Y aurait-il alors un papier dans un journal, une photo d'un ancien Ministre, d'un ancien professeur ? Ou ne serait-il qu'un nom que l'on qualifierait d’erreur.
 Pourrait-il seulement revoir le sourire de sa blonde italienne quand il vivrait sa peine ?

Une douleur profonde dans la gorge, son coeur se sert et son bras le fait souffrir. Douleurs lancinantes, un instant il vacille, pris d'un vertige de doutes, de faiblesses. Mais il était arrivé au palier et il la voit, devant lui, faible, amaigrie, le corps décharné de vie, la tête découronné de volonté. Il y a deux gardes qui l'empoignent, qui font montre d'un devoir qu'aucun doute n'entame. 
La douleur s'éclipse peu à peu, et puis revient, s'installe par ellipses dans un combat malsain. Me*de, il manque de force et les cages noircies de condamnés attendent qu'il s'agenouille et demande à se faire pardonner.

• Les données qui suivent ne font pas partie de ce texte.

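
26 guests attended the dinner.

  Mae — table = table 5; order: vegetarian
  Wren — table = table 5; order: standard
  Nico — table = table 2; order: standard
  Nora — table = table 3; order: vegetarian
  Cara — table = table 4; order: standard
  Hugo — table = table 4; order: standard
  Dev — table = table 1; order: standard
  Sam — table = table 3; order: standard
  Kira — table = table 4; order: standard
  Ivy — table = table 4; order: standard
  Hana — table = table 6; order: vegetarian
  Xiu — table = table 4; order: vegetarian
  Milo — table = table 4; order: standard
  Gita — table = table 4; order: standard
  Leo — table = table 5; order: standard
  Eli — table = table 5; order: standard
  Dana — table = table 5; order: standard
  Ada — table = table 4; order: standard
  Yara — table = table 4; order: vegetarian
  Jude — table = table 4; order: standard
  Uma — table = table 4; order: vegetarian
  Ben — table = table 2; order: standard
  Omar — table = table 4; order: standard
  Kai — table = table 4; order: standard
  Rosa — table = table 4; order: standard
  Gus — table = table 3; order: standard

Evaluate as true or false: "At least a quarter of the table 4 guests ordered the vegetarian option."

False

The determiner here denotes the relation: |A ∩ B| / |A| ≥ 1/4.
A (the restrictor) = {Cara, Hugo, Kira, Ivy, Xiu, Milo, Gita, Ada, Yara, Jude, Uma, Omar, Kai, Rosa}, |A| = 14.
A ∩ B = {Xiu, Yara, Uma}, so |A ∩ B| = 3.
A ∖ B = {Cara, Hugo, Kira, Ivy, Milo, Gita, Ada, Jude, Omar, Kai, Rosa}, so |A ∖ B| = 11.
|A ∩ B|/|A| = 3/14, so the statement is false.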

Pas de pardon pour les mages noirs.



Force de volonté qui dirige son bras et derrière lui s'érige un mur de glace en rempart. L'ancienne serveuse est à une dizaine de mètres, il ne peut que deviner son état et sa condition, mais les gardes qui la tiennent ont deviné ses raisons. De sa cape il extrait sa baguette magique, avec un espoir fou, presque une supplique. Si la belle est incapable de s'en servir, jamais il ne pourrait l'extraire, il devrait l’abandonner à son sort et partir sans regard en arrière. Il la jette au devant, elle rebondit non loin et claque en résonnant sur le sol.

- Lizzie, libère toi ! est la seule chose qu'il réussit à dire. Puis un geste pointé vers les bourreaux qui l'enchaînent et se dit, que même s'il ne voit, elle est peut-être prisonnière de charmes de fer.

Lashlabask, lance-t-il alors furieusement dans la direction de la sorcière.